To cut 1/2 a square, I line the blade up diagonally with the corners of the grid (see image above where I’m cutting 5 squares into 2x 2.5 square pieces).
The other thing I do is record my colour recipes in percentages rather than the usual parts ratios. I find this makes it easy to size up (or down) a batch of colour.
For example the colours above are the following mixes of Fimo Classic:
- Brick = 25% bordeaux, 25% yellow, 50% white
- Mustard = 2.5% bordeaux, 47.5% yellow, 50% white
in the usual ratios this would be:
- Brick = 1 bordeaux, 1 yellow, 2 white
- Mustard = 1 bordeaux, 19 yellow, 20 white
- OR Mustard = 1 (1 bordeaux, 19 yellow pre-mixed), 1 white
So if I wished to make 100 spacer beads (each using 1 square of clay) in each colour, I would simply use 1 square of clay for each percent and mix up the perfect quantity of clay. If I were working in the parts method I’d get 4 parts of brick and 40 parts of mustard (or to get equal quantities I’d have to mix up 1 part bordeaux + 19 parts yellow and then use 2 parts of that with 2 parts white and mix a second time). Or I could multiply each part in the brick recipe by 10, and then that’s 80 shapes to cut out.

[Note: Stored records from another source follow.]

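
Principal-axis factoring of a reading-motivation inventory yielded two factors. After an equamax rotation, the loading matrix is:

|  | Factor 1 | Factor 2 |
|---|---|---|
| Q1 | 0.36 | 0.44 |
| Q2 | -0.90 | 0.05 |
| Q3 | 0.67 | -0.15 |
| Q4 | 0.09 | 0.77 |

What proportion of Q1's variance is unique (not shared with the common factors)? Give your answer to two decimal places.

0.68

h² = 0.36² + 0.44² = 0.1296 + 0.1936 = 0.3232
Uniqueness u² = 1 − h² = 1 − 0.3232 = 0.6768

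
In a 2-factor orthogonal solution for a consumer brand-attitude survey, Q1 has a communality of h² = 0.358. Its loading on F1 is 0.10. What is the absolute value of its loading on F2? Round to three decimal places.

0.590

Under orthogonal rotation h² = Σλ², so λ_F2² = h² − (0.0100) = 0.358 − 0.0100 = 0.3480.
|λ| = √0.3480 = 0.5899.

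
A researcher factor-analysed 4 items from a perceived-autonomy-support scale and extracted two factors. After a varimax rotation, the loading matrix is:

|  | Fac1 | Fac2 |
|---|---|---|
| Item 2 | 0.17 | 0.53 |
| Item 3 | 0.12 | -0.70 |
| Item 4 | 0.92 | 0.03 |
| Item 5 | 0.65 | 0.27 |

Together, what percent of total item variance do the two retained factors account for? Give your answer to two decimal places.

Communalities: 0.3098, 0.5044, 0.8473, 0.4954; Σh² = 2.1569.
Total variance with 4 standardized items is 4, so the solution explains 2.1569/4 = 0.5392 = 53.92%.

53.92%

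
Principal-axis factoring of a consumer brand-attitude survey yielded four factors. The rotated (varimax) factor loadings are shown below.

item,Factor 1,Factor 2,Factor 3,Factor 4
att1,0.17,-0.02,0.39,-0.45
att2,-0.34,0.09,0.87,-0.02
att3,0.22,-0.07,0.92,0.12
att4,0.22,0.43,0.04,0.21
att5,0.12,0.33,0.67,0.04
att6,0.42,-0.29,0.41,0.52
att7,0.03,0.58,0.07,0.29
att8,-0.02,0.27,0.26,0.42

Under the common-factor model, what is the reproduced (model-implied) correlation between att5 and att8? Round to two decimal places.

r̂ = Σ λ_i·λ_j across factors = (0.12)(-0.02) + (0.33)(0.27) + (0.67)(0.26) + (0.04)(0.42)
  = -0.0024 +0.0891 +0.1742 +0.0168 = 0.2777

0.28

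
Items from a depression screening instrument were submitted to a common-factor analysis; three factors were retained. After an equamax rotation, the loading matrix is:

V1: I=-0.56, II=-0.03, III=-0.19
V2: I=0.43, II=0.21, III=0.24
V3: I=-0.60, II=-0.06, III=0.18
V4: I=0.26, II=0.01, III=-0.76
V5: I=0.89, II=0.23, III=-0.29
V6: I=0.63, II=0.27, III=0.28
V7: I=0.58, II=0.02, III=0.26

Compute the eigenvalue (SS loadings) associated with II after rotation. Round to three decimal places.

SS loadings for II = (-0.03)² + 0.21² + (-0.06)² + 0.01² + 0.23² + 0.27² + 0.02² = 0.0009 + 0.0441 + 0.0036 + 0.0001 + 0.0529 + 0.0729 + 0.0004 = 0.1749

0.175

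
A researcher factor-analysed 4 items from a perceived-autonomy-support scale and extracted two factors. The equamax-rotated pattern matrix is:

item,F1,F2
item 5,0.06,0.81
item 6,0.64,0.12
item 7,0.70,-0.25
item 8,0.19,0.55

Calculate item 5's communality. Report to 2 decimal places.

h² = 0.06² + 0.81² = 0.0036 + 0.6561 = 0.6597

0.66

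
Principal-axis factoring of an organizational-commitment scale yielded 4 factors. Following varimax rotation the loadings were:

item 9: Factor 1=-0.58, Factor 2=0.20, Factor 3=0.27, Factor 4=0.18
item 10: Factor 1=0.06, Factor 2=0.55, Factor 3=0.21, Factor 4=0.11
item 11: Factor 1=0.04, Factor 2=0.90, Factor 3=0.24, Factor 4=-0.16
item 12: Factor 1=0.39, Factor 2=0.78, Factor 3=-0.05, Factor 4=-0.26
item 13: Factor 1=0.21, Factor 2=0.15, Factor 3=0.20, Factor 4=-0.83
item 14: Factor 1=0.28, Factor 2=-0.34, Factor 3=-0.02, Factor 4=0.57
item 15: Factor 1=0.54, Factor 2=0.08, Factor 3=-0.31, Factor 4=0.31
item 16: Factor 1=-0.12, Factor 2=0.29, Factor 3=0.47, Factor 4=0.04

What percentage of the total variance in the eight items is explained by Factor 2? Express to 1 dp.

SS loadings for Factor 2 = 0.20² + 0.55² + 0.90² + 0.78² + 0.15² + (-0.34)² + 0.08² + 0.29² = 1.9895
With 8 standardized items, total variance = 8. Proportion = 1.9895/8 = 0.2487 → 24.87%.

24.9%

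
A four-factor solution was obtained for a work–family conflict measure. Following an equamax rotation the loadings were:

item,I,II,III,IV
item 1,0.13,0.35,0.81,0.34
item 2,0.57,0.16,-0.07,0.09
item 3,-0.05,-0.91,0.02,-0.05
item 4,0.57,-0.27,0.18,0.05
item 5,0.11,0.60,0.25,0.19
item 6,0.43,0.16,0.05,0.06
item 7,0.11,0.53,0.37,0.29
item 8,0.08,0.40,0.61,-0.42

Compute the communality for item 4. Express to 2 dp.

h² = 0.57² + (-0.27)² + 0.18² + 0.05² = 0.3249 + 0.0729 + 0.0324 + 0.0025 = 0.4327

0.43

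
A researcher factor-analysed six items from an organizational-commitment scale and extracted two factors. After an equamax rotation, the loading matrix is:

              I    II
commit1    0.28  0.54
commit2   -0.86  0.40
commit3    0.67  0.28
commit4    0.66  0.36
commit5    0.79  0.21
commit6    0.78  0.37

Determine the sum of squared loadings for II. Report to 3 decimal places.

0.841

SS loadings for II = 0.54² + 0.40² + 0.28² + 0.36² + 0.21² + 0.37² = 0.2916 + 0.1600 + 0.0784 + 0.1296 + 0.0441 + 0.1369 = 0.8406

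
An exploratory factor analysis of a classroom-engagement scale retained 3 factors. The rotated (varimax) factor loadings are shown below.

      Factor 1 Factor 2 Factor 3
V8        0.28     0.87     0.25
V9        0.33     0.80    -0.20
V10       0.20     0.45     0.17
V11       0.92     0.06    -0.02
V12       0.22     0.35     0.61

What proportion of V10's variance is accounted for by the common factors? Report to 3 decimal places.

0.271

h² = 0.20² + 0.45² + 0.17² = 0.0400 + 0.2025 + 0.0289 = 0.2714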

I don’t know about you, but I find mixing colours a bit of a chore when I’m impatient to make beads so the single mix option appeals to me! There is a further perk to the percentage recipes when mixing gradients which I’ll explain in another post.
Once my colour is mixed I use the grid paper to cut the polymer clay sheet into equal sized squares.
That way I end up with nicely regular sized beads. And providing I write down what I did, if I come back another day, I can make more beads of the same size (e.g. in another colour).